Kraus, a decade-long resident of Ridgefield Road and head of the Ridgefield Park Neighborhood Association, became aware of the Ridgemont Park plan in early 2016. At the time, developers would have built a new cul-de-sac named Coachlamp Court, off Ridgemont Drive for numerous four-plexes. Emails ABC 17 News obtained showed Kraus, the developers and the city worked often to find common ground on the re-zoning request and eventual layout of the neighborhood. While she raised numerous concerns, such as the potential use of the homes as rental units, she felt the plan worked, so long as they didn’t extend her street through the subdivision.
But in September, engineer Tim Crockett told city councilman Ian Thomas they would be withdrawing the request, over city staff and Thomas’ fears of a too-dense development.
The Columbia City Council will not consider the Ridgemont Park neighborhood that includes a feature residents, including Kraus, spoke in force against last Thursday – an extension of Ridgefield Road through the subdivision up to Ridgemont Dr. Kraus said an approval may cause her, and others, to move.
“We bought the home simply on the reliance that it was just a cul-de-sac street,” Kraus told ABC 17 News about her home in the 2300 block of Ridgefield Rd. “I don’t want to live on a busy street. Why would you?”
Ridgemont and Ridgefield ranked 11th and 12th in Columbia Public Works’ analysis of neighborhood streets in need of traffic calming. Kraus and others said the area gets significant traffic from drivers looking to get from neighborhoods off Fairview and Rollins Rds. to major collectors like Stadium or Forum Blvds. Residents spoke up Thursday that extending the current dead-end Ridgefield Rd. would put those homes and families at risk to the speeding problems that plague their neighbors.

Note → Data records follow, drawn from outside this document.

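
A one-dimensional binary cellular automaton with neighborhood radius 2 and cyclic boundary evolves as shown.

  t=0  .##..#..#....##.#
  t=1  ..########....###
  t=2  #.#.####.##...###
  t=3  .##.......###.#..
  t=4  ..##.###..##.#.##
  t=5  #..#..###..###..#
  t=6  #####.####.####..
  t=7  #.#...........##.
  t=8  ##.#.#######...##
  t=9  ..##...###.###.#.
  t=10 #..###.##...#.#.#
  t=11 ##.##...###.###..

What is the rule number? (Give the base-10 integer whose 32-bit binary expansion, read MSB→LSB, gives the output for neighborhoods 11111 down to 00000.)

  nb #####: next=#  (t=1,i=4, bit31=1)
  nb ####.: next=.  (t=1,i=8, bit30=0)
  nb ###.#: next=.  (t=2,i=0, bit29=0)
  nb ###..: next=#  (t=1,i=9, bit28=1)
  nb ##.##: next=.  (t=2,i=8, bit27=0)
  nb ##.#.: next=#  (t=0,i=15, bit26=1)
  nb ##..#: next=#  (t=0,i=3, bit25=1)
  nb ##...: next=#  (t=1,i=10, bit24=1)
  nb #.###: next=.  (t=2,i=4, bit23=0)
  nb #.##.: next=.  (t=0,i=1, bit22=0)
  nb #.#.#: next=#  (t=0,i=16, bit21=1)
  nb #.#..: next=.  (t=3,i=14, bit20=0)
  nb #..##: next=.  (t=1,i=1, bit19=0)
  nb #..#.: next=#  (t=0,i=4, bit18=1)
  nb #...#: next=#  (t=2,i=12, bit17=1)
  nb #....: next=.  (t=0,i=10, bit16=0)
  nb .####: next=.  (t=1,i=3, bit15=0)
  nb .###.: next=#  (t=1,i=15, bit14=1)
  nb .##.#: next=#  (t=0,i=14, bit13=1)
  nb .##..: next=#  (t=0,i=2, bit12=1)
  nb .#.##: next=.  (t=0,i=0, bit11=0)
  nb .#.#.: next=#  (t=7,i=1, bit10=1)
  nb .#..#: next=#  (t=0,i=6, bit9=1)
  nb .#...: next=#  (t=0,i=9, bit8=1)
  nb ..###: next=#  (t=1,i=2, bit7=1)
  nb ..##.: next=.  (t=0,i=13, bit6=0)
  nb ..#.#: next=#  (t=10,i=12, bit5=1)
  nb ..#..: next=#  (t=0,i=5, bit4=1)
  nb ...##: next=.  (t=0,i=12, bit3=0)
  nb ...#.: next=.  (t=10,i=11, bit2=0)
  nb ....#: next=.  (t=0,i=11, bit1=0)
  nb .....: next=#  (t=3,i=5, bit0=1)
  bits 10010111001001100111011110110001 = 2535880625

2535880625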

Kraus is now considering finding a lawyer to help the residents in their final shot at stopping the current plan. Residents cannot petition the city to stop, since Pate-Jones is requesting a new subdivision plan rather than a re-zoning. She feels city ordinance is on their side, as well, which only “encourages” the connection of nearby cul-de-sacs rather than outright requiring them.
Crockett told the city’s Planning and Zoning Commission that efforts to redevelop the area in the 1960s allowed for the extension of Ridgefield Rd.
In a 6-3 vote, the city’s Planning and Zoning Commission required city staff and the developers to work on traffic calming devices within and without Ridgemont Park. Kraus is concerned those decisions, such as the types of methods to slow traffic, will be made without input from the neighbors. The road’s use will drastically change if connected to Ridgemont Dr., and the city lacks any analysis or study of how it might affect speeds and volume.
“For [the city] to want to connect our street and make it even worse before they’ve even corrected anything is just insanity,” Kraus said.
ABC 17 News asked Crockett what ideas for traffic calming he had in mind, but have not heard back so far.